Gates: Cash Cows of War Running Dry
By Nathan Hodge
In his first appearance before the Senate Armed Services Committee as a member of President Barack Obama's cabinet, Defense Secretary Robert Gates today issued more words of warning to the defense industry and Pentagon bureaucracy.
"One thing we have known for many months is that the spigot of defense funding opened by 9/11 is closing," he said. "With two major campaigns ongoing, the economic crisis and resulting budget pressures will force hard choices on this department."
This reinforces a message Gates has been telegraphing to the weaponeers for some time now. But what he really seems to be suggesting here is that the practice of lavish wartime supplemental spending needs to end.

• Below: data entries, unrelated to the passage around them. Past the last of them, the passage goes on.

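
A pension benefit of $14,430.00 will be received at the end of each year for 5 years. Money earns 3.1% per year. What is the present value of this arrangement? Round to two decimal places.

$65,896.91

This is an ordinary annuity: 5 payments of $14,430.00 at the end of each year.
Periodic rate r = 0.031 per year.
PV = PMT × [(1 − (1+r)^−n)/r] = 14,430 × [1 − (1+r)^−5] / r = $65,896.91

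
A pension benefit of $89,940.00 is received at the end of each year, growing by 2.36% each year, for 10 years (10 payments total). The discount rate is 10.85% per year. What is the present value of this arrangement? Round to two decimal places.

Periodic rate r = 0.1085 per year.
Growing ordinary annuity: PV = PMT₁ × [1 − ((1+g)/(1+r))^n] / (r − g) = 89,940 × [1 − ((1+0.0236)/(1+r))^10] / (r − 0.0236) = $581,844.59.

$581,844.59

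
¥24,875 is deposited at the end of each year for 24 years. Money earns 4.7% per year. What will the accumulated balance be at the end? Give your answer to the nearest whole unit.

¥1,064,368

This is an ordinary annuity: 24 deposits of ¥24,875 at the end of each year.
Periodic rate r = 0.047 per year.
FV = PMT × [((1+r)^n − 1)/r] = 24,875 × [(1+r)^24 − 1] / r = ¥1,064,368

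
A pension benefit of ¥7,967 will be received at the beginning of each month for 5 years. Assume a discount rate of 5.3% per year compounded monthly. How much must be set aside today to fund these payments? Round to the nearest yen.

This is an annuity due: 60 payments of ¥7,967 at the beginning of each month.
Periodic rate r = 0.053/12 per month; n is counted in months.
PV = PMT × [(1 − (1+r)^−n)/r] × (1+r) = 7,967 × [1 − (1+r)^−60] / r × (1+r) = ¥420,969

¥420,969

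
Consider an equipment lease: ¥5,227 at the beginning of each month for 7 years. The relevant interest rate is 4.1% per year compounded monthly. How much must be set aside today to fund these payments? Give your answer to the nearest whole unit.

This is an annuity due: 84 payments of ¥5,227 at the beginning of each month.
Periodic rate r = 0.041/12 per month; n is counted in months.
PV = PMT × [(1 − (1+r)^−n)/r] × (1+r) = 5,227 × [1 − (1+r)^−84] / r × (1+r) = ¥382,421

¥382,421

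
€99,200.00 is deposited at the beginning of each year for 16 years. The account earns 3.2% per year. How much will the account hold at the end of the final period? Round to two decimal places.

€2,096,416.76

This is an annuity due: 16 deposits of €99,200.00 at the beginning of each year.
Periodic rate r = 0.032 per year.
FV = PMT × [((1+r)^n − 1)/r] × (1+r) = 99,200 × [(1+r)^16 − 1] / r × (1+r) = €2,096,416.76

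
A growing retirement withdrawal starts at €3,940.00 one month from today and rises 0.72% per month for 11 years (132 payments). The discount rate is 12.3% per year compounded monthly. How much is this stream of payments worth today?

€425,117.57

Periodic rate r = 0.123/12 per month; n is counted in months.
Growing ordinary annuity: PV = PMT₁ × [1 − ((1+g)/(1+r))^n] / (r − g) = 3,940 × [1 − ((1+0.0072)/(1+r))^132] / (r − 0.0072) = €425,117.57.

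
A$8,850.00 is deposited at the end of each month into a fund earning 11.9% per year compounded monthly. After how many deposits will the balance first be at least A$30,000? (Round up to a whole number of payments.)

Periodic rate r = 0.119/12 per month; n is counted in months.
Ordinary annuity FV: 30,000 = 8,850 × [((1+r)^n − 1)/r].
(1+r)^n = 1 + 30,000 × r / 8,850, so n = ln(1 + 30,000·r/8,850) / ln(1+r) = 3.35.
Round up to a whole number of payments: n = 4.

4 payments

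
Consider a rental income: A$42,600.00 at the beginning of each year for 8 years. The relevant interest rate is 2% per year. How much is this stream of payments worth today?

A$318,306.82

This is an annuity due: 8 payments of A$42,600.00 at the beginning of each year.
Periodic rate r = 0.02 per year.
PV = PMT × [(1 − (1+r)^−n)/r] × (1+r) = 42,600 × [1 − (1+r)^−8] / r × (1+r) = A$318,306.82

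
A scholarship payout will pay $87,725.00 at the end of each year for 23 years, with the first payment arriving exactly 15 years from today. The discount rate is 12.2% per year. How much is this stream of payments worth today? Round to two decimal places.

Ordinary annuity of 23 payments, first payment at period 15.
Periodic rate r = 0.122 per year.
The ordinary-annuity PV formula values the stream one period before the first payment (period 14); discount that back 14 periods:
PV₀ = 87,725 × [1 − (1+r)^−23] / r × (1+r)^−14 = $133,340.71

$133,340.71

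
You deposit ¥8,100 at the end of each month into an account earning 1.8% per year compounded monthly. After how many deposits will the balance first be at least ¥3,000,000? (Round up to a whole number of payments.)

Periodic rate r = 0.018/12 per month; n is counted in months.
Ordinary annuity FV: 3,000,000 = 8,100 × [((1+r)^n − 1)/r].
(1+r)^n = 1 + 3,000,000 × r / 8,100, so n = ln(1 + 3,000,000·r/8,100) / ln(1+r) = 294.78.
Round up to a whole number of payments: n = 295.

295 payments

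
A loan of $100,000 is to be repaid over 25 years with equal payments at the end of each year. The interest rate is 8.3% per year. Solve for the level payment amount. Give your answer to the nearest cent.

Level ordinary annuity; solve PV = PMT × [(1 − (1+r)^−n)/r] for PMT.
Periodic rate r = 0.083 per year.
With n = 25: PMT = 100,000 / ([(1 − (1+r)^−n)/r]) = $9,609.09

$9,609.09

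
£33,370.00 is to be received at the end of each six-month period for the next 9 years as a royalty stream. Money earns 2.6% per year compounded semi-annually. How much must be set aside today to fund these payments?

£532,492.67

This is an ordinary annuity: 18 payments of £33,370.00 at the end of each six-month period.
Periodic rate r = 0.026/2 per half-year; n is counted in half-years.
PV = PMT × [(1 − (1+r)^−n)/r] = 33,370 × [1 − (1+r)^−18] / r = £532,492.67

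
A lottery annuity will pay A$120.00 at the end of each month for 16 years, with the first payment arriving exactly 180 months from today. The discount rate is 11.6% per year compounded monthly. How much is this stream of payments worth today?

Ordinary annuity of 192 payments, first payment at period 180.
Periodic rate r = 0.116/12 per month; n is counted in months.
The ordinary-annuity PV formula values the stream one period before the first payment (period 179); discount that back 179 periods:
PV₀ = 120 × [1 − (1+r)^−192] / r × (1+r)^−179 = A$1,868.56

A$1,868.56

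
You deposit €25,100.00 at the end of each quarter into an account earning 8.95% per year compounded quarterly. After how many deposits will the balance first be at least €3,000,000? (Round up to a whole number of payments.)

Periodic rate r = 0.0895/4 per quarter; n is counted in quarters.
Ordinary annuity FV: 3,000,000 = 25,100 × [((1+r)^n − 1)/r].
(1+r)^n = 1 + 3,000,000 × r / 25,100, so n = ln(1 + 3,000,000·r/25,100) / ln(1+r) = 58.81.
Round up to a whole number of payments: n = 59.

59 payments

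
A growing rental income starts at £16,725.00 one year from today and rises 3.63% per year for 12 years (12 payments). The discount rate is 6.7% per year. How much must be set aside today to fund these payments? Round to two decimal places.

Periodic rate r = 0.067 per year.
Growing ordinary annuity: PV = PMT₁ × [1 − ((1+g)/(1+r))^n] / (r − g) = 16,725 × [1 − ((1+0.0363)/(1+r))^12] / (r − 0.0363) = £161,009.73.

£161,009.73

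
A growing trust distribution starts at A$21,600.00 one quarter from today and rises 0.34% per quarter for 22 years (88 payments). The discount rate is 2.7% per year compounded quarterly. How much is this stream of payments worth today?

A$1,639,087.76

Periodic rate r = 0.027/4 per quarter; n is counted in quarters.
Growing ordinary annuity: PV = PMT₁ × [1 − ((1+g)/(1+r))^n] / (r − g) = 21,600 × [1 − ((1+0.0034)/(1+r))^88] / (r − 0.0034) = A$1,639,087.76.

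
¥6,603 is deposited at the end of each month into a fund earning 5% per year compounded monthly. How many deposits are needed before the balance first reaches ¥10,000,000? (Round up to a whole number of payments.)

Periodic rate r = 0.05/12 per month; n is counted in months.
Ordinary annuity FV: 10,000,000 = 6,603 × [((1+r)^n − 1)/r].
(1+r)^n = 1 + 10,000,000 × r / 6,603, so n = ln(1 + 10,000,000·r/6,603) / ln(1+r) = 478.42.
Round up to a whole number of payments: n = 479.

479 payments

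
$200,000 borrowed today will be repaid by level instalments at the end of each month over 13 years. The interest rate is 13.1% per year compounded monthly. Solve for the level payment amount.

Level ordinary annuity; solve PV = PMT × [(1 − (1+r)^−n)/r] for PMT.
Periodic rate r = 0.131/12 per month; n is counted in months.
With n = 156: PMT = 200,000 / ([(1 − (1+r)^−n)/r]) = $2,675.08

$2,675.08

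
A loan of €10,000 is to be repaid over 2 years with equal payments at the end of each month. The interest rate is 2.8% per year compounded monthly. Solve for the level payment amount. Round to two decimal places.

€428.93

Level ordinary annuity; solve PV = PMT × [(1 − (1+r)^−n)/r] for PMT.
Periodic rate r = 0.028/12 per month; n is counted in months.
With n = 24: PMT = 10,000 / ([(1 − (1+r)^−n)/r]) = €428.93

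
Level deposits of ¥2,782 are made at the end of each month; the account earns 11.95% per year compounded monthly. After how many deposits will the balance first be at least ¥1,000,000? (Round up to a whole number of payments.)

Periodic rate r = 0.1195/12 per month; n is counted in months.
Ordinary annuity FV: 1,000,000 = 2,782 × [((1+r)^n − 1)/r].
(1+r)^n = 1 + 1,000,000 × r / 2,782, so n = ln(1 + 1,000,000·r/2,782) / ln(1+r) = 153.56.
Round up to a whole number of payments: n = 154.

154 payments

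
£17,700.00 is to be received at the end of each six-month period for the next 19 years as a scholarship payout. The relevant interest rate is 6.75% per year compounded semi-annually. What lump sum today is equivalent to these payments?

£375,881.80

This is an ordinary annuity: 38 payments of £17,700.00 at the end of each six-month period.
Periodic rate r = 0.0675/2 per half-year; n is counted in half-years.
PV = PMT × [(1 − (1+r)^−n)/r] = 17,700 × [1 − (1+r)^−38] / r = £375,881.80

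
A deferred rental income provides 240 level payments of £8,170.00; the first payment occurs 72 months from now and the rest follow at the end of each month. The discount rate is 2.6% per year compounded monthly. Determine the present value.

£1,310,097.64

Ordinary annuity of 240 payments, first payment at period 72.
Periodic rate r = 0.026/12 per month; n is counted in months.
The ordinary-annuity PV formula values the stream one period before the first payment (period 71); discount that back 71 periods:
PV₀ = 8,170 × [1 − (1+r)^−240] / r × (1+r)^−71 = £1,310,097.64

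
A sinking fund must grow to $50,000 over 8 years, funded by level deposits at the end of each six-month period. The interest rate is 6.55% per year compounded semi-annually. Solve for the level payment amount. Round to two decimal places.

$2,427.20

Level ordinary annuity; solve FV = PMT × [((1+r)^n − 1)/r] for PMT.
Periodic rate r = 0.0655/2 per half-year; n is counted in half-years.
With n = 16: PMT = 50,000 / ([((1+r)^n − 1)/r]) = $2,427.20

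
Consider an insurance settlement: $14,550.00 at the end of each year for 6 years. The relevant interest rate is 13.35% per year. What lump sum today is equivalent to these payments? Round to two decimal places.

$57,601.84

This is an ordinary annuity: 6 payments of $14,550.00 at the end of each year.
Periodic rate r = 0.1335 per year.
PV = PMT × [(1 − (1+r)^−n)/r] = 14,550 × [1 − (1+r)^−6] / r = $57,601.84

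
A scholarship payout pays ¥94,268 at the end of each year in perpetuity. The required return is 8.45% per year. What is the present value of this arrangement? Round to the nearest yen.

¥1,115,598

Periodic rate r = 0.0845 per year.
Level perpetuity: PV = PMT / r = 94,268 / (0.0845) = ¥1,115,598.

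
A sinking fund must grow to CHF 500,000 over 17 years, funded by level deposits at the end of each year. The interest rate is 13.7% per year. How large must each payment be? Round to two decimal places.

CHF 8,703.84

Level ordinary annuity; solve FV = PMT × [((1+r)^n − 1)/r] for PMT.
Periodic rate r = 0.137 per year.
With n = 17: PMT = 500,000 / ([((1+r)^n − 1)/r]) = CHF 8,703.84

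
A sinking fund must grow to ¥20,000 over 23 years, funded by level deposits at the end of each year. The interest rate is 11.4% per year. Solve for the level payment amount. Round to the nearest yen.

Level ordinary annuity; solve FV = PMT × [((1+r)^n − 1)/r] for PMT.
Periodic rate r = 0.114 per year.
With n = 23: PMT = 20,000 / ([((1+r)^n − 1)/r]) = ¥208

¥208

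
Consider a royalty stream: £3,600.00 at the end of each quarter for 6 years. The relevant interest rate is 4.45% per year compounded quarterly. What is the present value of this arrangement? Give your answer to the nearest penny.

This is an ordinary annuity: 24 payments of £3,600.00 at the end of each quarter.
Periodic rate r = 0.0445/4 per quarter; n is counted in quarters.
PV = PMT × [(1 − (1+r)^−n)/r] = 3,600 × [1 − (1+r)^−24] / r = £75,461.60

£75,461.60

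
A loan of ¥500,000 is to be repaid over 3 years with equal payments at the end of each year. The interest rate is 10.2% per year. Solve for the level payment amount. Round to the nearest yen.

¥201,766

Level ordinary annuity; solve PV = PMT × [(1 − (1+r)^−n)/r] for PMT.
Periodic rate r = 0.102 per year.
With n = 3: PMT = 500,000 / ([(1 − (1+r)^−n)/r]) = ¥201,766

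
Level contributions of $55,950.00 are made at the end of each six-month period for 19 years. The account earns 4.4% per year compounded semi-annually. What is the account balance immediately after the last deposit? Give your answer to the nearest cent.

This is an ordinary annuity: 38 deposits of $55,950.00 at the end of each six-month period.
Periodic rate r = 0.044/2 per half-year; n is counted in half-years.
FV = PMT × [((1+r)^n − 1)/r] = 55,950 × [(1+r)^38 − 1] / r = $3,271,305.80

$3,271,305.80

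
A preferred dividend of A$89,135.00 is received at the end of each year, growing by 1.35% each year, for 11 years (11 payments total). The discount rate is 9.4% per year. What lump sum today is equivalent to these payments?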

From his testimony:
"Efforts to put the bureaucracy on a war footing have, in my view, revealed underlying flaws in the institutional priorities, cultural preferences, and reward structures of America’s defense establishment – a set of institutions largely arranged to plan for future wars, to prepare for a short war, but not to wage a protracted war. The challenge we face is how well we can institutionalize the irregular capabilities gained and means to support troops in theater that have been, for the most part, developed ad hoc and funded outside the base budget."
Wartime spending needs, Gates added, "must have a home and enthusiastic constituencies in the regular budgeting and procurement process."
This gets to an important point. The wars in Afghanistan and Iraq have been funded largely through emergency spending measures, and that firehose of money has warped the Pentagon budget process and seriously diminished oversight. While supplemental war budgeting is supposed to cover the unpredictable costs for ongoing operations, in practice it's become a way for the services to plump up spending for new equipment and avoid the pain of making sensible long-term budget decisions.